I hope, with all my heart, that knowing that you have a safety net right here will be a pillar of strength to you in order to get the help you deserve. You may not believe in yourself or your worth, but it’s still the most beautiful gift you could do to yourself.
Don’t reach out only halfway. You deserve better, really. You deserve your needs to be met. To feel seen, loved, understood and supported. But to access to this, your loved ones need you to let them know that something is wrong. Give a chance to the people who love you to actually and actively care for you.
That’s called suicidal ideation and it happens when we “think” that killing ourselves is the only way out. We fantasize about it, we plan how we’re going to do it, but we don’t do it because deep down we don’t want to die, we want to live. All the crap going on in your head right now is just desperation to feel better and you’re mental challenges are causing you to believes it’s lies telling you that killing yourself is the only way out.

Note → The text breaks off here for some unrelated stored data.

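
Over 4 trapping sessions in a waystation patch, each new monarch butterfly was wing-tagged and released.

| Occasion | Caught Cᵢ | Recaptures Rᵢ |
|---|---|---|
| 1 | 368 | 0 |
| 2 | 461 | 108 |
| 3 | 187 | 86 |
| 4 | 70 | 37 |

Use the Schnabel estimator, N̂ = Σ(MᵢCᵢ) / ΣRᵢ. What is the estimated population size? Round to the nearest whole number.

Marked at large before each occasion: Mᵢ = Σⱼ<ᵢ (Cⱼ − Rⱼ) → M1=0, M2=368, M3=721, M4=822
Σ MᵢCᵢ = 0·368 + 368·461 + 721·187 + 822·70 = 0 + 169648 + 134827 + 57540 = 362015
Σ Rᵢ = 0 + 108 + 86 + 37 = 231
N̂ = 362015 / 231 ≈ 1567.2 → 1567

N ≈ 1567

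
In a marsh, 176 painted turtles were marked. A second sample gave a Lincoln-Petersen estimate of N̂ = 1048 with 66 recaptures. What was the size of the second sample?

From N = M·C/R: C = N·R / M = 1048·66 / 176 = 69168 / 176 = 393.

C = 393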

Trust me, I’ve been there.
PS. That’s why you keep coming here for support. That’s the good parts of your mind that are screaming really fucking loud for you to hear. WE NEED HELP BECAUSE WE WANT TO LIVE.
your thoughts are all reinforcing themselves. Unless you can get new ideas to replace those thoughts, you’ll be stuck here. There is a part of you that wants better, wants different, that’s why you’re here with us, and letting us help you. You deserve that help.
No-one ever wants to go into hospital for treatment, but ESPECIALLY your suicidal thoughts will fight this because they know that they will be treated and hushed if you do. So they will fight the idea.
So why not give it a try? Why not give yourself a chance to feel something different? I can’t promise you will feel magically better, but hopefully it can help you break the cycle of thoughts you’re having now, and give you some other strategies for coping.
This is another part of it, I’m glad you brought this up. You know that old christian idea that if you try to find god that satan will try his best to get in the way? It’s the classic good over evil fight. The basic message is to focus on the good and not the bad. The bad will creep up unannounced all the time, but we need to tell the bad to walk behind us. I don’t know if this makes any sense, but it did in my head.
So, mental illness is the bad and it’s telling you that being good to yourself isn’t going to help you. The good is the instinct to come here and get support. Every time you post we come to help and you come back the next day after saying goodbye each time. Good is winning, @anon48571861. Good keeps fighting for you to live… listen to it.